Vamos a inclinar nuestras cabezas un momento. Vamos a recordar lo que el Señor nos está diciendo en esta tarde. A nuestros hermanos jóvenes yo les digo, enamórense del Señor, pongan a Cristo en el primer lugar y denle la prioridad siempre, y el Señor se encargará de todo aquello a lo cual ustedes aspiran. A los maduros ya, que tienen tiempo en la fe, los que están ya en su carrera, en sus trabajos, yo les digo, pongan a Cristo en el primer lugar. Encomiéndense a Él, vivan para Él, ámenlo a Él, vivan en lo que Él hizo en la cruz del calvario, no vivan en su propia suficiencia, siempre confiando en la gracia que se desprende de su cruz. Y hagan a Cristo algo tan real en sus vidas que no haya espacio más otra cosa, ni las acusaciones del diablo, ni ninguna otra cosa. Y entonces, vamos a poder vivir vidas satisfechas, vidas de bendición, vidas a través de las cuales corra la gracia del Señor. Ahí donde tu estás di conmigo, Señor, me remito a tu gracia, me confío a ti. Dedico mi vida a ti. Entrego todo lo que tengo a ti, Señor. Reposo en lo que tu has alcanzado en la cruz, donde te diste por mí, y hoy te pido, entra a mi vida, entra a mi corazón, y que lo que tu hiciste en la cruz se haga valedero para mí también. Me entrego a ti. Te acepto, te recibo, te confieso como mi Señor, como mi salvador.

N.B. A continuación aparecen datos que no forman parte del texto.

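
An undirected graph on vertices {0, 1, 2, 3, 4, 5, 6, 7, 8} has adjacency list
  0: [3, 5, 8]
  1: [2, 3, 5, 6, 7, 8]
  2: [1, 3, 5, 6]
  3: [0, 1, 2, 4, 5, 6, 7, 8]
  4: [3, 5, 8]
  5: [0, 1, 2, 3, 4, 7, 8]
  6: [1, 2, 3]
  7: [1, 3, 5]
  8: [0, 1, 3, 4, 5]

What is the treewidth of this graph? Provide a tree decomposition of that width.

Each bag holds 4 vertices, so the decomposition has width 3, which upper-bounds the treewidth. On the other hand G contains the 4-clique {0, 3, 5, 8}. A clique must lie in a single bag of any decomposition, so no decomposition can have width below 3. Hence tw(G) = 3 exactly.

Treewidth 3.
One optimal decomposition is:
Bags: B1 = {1, 2, 3, 6}  B2 = {1, 2, 3, 5}  B3 = {1, 3, 5, 8}  B4 = {1, 3, 5, 7}  B5 = {0, 3, 5, 8}  B6 = {3, 4, 5, 8}
Tree: B1–B2, B2–B3, B2–B4, B3–B5, B3–B6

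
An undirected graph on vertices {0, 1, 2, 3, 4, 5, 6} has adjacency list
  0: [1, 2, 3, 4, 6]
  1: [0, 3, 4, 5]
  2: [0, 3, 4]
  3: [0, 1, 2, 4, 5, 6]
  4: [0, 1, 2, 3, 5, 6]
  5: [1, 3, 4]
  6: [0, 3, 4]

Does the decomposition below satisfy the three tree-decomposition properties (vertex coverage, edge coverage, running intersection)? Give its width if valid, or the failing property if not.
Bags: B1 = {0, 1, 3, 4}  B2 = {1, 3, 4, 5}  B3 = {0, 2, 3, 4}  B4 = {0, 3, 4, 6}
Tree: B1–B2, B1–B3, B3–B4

Yes; width 3.

Every vertex of G appears in some bag (union = {0, 1, 2, 3, 4, 5, 6}); every edge is covered by a bag; and for each vertex v the set of bags containing v is connected in the bag tree. The decomposition is therefore valid. The largest bag has 4 vertices, so the width is 3.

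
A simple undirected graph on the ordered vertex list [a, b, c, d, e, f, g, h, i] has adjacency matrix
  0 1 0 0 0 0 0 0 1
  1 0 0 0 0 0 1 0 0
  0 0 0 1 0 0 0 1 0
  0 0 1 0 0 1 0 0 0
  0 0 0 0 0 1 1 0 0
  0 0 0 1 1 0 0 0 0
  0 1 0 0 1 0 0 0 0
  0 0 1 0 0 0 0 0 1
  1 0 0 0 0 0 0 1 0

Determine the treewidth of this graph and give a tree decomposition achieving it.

Treewidth 2.
Bags: B1 = {a, h, i}  B2 = {a, c, h}  B3 = {a, c, d}  B4 = {a, d, f}  B5 = {a, e, f}  B6 = {a, e, g}  B7 = {a, b, g}
Tree: B1–B2, B2–B3, B3–B4, B4–B5, B5–B6, B6–B7

Every bag has size at most 3, so the width is 3 − 1 = 2 and tw(G) ≤ 2. For the lower bound, G contains the cycle a–i–h–c–d–f–e–g–b–a, so G is not a forest; only forests have treewidth ≤ 1, hence tw(G) ≥ 2. Hence tw(G) = 2 exactly.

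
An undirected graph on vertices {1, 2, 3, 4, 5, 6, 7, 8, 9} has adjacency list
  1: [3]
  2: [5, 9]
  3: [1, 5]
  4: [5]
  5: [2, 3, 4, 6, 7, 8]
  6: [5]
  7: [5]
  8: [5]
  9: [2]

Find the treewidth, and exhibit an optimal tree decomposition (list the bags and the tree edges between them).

Every bag has size at most 2, so the width is 2 − 1 = 1 and tw(G) ≤ 1. Since G has at least one edge (e.g. 5–4), it is not an edgeless graph, so tw(G) ≥ 1. Therefore the treewidth is 1.

Treewidth 1.
One such decomposition:
Bags: B1 = {4, 5}  B2 = {5, 6}  B3 = {5, 8}  B4 = {5, 7}  B5 = {3, 5}  B6 = {2, 5}  B7 = {2, 9}  B8 = {1, 3}
Tree: B1–B2, B2–B3, B2–B4, B2–B5, B5–B6, B6–B7, B5–B8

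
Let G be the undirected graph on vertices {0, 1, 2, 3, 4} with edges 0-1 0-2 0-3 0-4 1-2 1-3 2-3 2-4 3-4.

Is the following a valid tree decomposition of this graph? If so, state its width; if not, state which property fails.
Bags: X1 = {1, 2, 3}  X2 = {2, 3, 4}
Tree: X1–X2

A tree decomposition must satisfy three properties: every vertex lies in some bag; for every edge, both endpoints lie together in some bag; and for every vertex, the bags containing it form a connected subtree. Here vertex 0 appears in no bag, so the decomposition is invalid.

No — vertex 0 appears in no bag.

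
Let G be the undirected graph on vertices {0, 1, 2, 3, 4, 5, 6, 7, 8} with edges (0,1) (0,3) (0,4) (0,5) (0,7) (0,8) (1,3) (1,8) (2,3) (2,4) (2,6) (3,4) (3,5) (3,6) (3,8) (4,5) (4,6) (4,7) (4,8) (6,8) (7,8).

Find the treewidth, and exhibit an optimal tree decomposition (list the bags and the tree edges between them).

Treewidth 3.
Bags: B1 = {0, 4, 7, 8}  B2 = {0, 3, 4, 8}  B3 = {3, 4, 6, 8}  B4 = {0, 1, 3, 8}  B5 = {2, 3, 4, 6}  B6 = {0, 3, 4, 5}
Tree: B1–B2, B2–B3, B2–B4, B3–B5, B2–B6

The largest bag has 4 vertices, giving width 3; this decomposition certifies tw(G) ≤ 3. Conversely, {0, 1, 3, 8} is a clique of size 4, and the vertices of any clique must share a bag in every tree decomposition; so some bag has ≥ 4 vertices and tw(G) ≥ 3. The upper and lower bounds meet at 3, so that is the treewidth.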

¿Puedes tu decir eso? Señor, en tu cruz yo tengo salvación. En tu cruz yo tengo vida eterna. En lo que tu alcanzaste a través de tu sacrificio, yo tengo vida eterno, tengo perdón de mis pecados. Si tu has hecho eso esta tarde, tu puedes decir, yo estoy libre de toda condenación. Padre, gracias por tu bondad, gracias por tu amor, gracias por tu misericordia, gracias por lo que tu alcanzaste en la cruz del calvario. Mi hermano, si tu has hecho eso hoy, aunque sea la primera vez o aunque sea que ya lo hayas hecho antes, si tu quieres confesar esa dependencia en Cristo Jesús, por qué no levantas tu mano ahora mismo. Sea como sea, si lo has hecho antes, si lo estás haciendo ahora por primera vez, no importa, confiesa tu entrega al Señor, y tu confianza en el Señor. Levanta tu mano. Ponte de pie, como tu quieras. Vamos a ponernos de pie y vamos a confesar nuestra dependencia en el Señor esta tarde. Vamos a decirle al Señor, Padre, yo confío en lo que tu has hecho en la cruz en esta tarde. Te bendecimos, te damos gracias, Señor, confiamos en tu cruz. Confiamos en tu liberación. Gracias por lo que tu has alcanzado, Señor, en la cruz del calvario. Te adoramos y ten bendecimos, Padre. Ninguna condenación para los que están en Cristo Jesús. Amén, amén, y amén. Dios les bendiga mis hermanos. Vamos a vivir vidas libres para servir a Cristo y para hacer su voluntad. Amén y amén. Dios les bendiga.